O fazer sem pensar, é divertidissímo! pode se dar mal, porém na maioria dos casos tudo acaba em experiência, em risos. Admiro o presente, ele é magnífico. Observo o hoje, ele é esplêndido. O amanhã será melhor ainda. Sabe de uma coisa? O fazer me persegue, o fazer não me deixa descansar como devia, o fazer é resultado da ação acelerada do cotidiano maluco de tarefas. O fazer é  cerrar o punho. O fazer é acompanhante do serviço bem prestado. O fazer é auxiliar do servo prudente e da mente sábia. Fazer bem certo pra não se arrepender depois. Fazer com carinho pra não magoar. Fazer e subir a ladeira do entusiasmo. Tem gente que quer  fazer tudo, e acaba não fazendo nada, por isso pego uma coisa de cada vez, uma à uma.

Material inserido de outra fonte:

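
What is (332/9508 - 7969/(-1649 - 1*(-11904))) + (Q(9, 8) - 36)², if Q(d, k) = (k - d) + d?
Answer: 19092798692/24376135 ≈ 783.26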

Não ando por fazer atoa, não conto sem fazer números, não observo sem olhar o coração. Eu nem sei fazer. Colher o que eu fiz, é colher frutos invisíveis, ou seja nada, em vão. Prefiro o fazer on line... tudo on line. Faço chuva em copo de plástico. Faço turbulência em guardanapos, a minha fala não tem atalhos, é véu rasgado. No chuvisco é onde trabalho. No estalo. No estrelado, e os meus fardos sei onde devo deixá-los, no repouso dos braços da eternidade, que é pai de todos, do ser imortal. Então faça bem feito pra não se arrepender, pra não enfraquecer, não escorregar, pra ir devagar, na teia do absurdo, do surdo, do sem telhado de vidro, do apertado , do que se envolve com a insônia. Faça o que achar melhor, procure ruas e não atalhos. Ache tesouros no solo do vizinho autêntico, e construa muros para se proteger da soberba da vida, dos olhares da raiva e do véu da intriga. Seja você o fazer diário. O aplauso perfeito.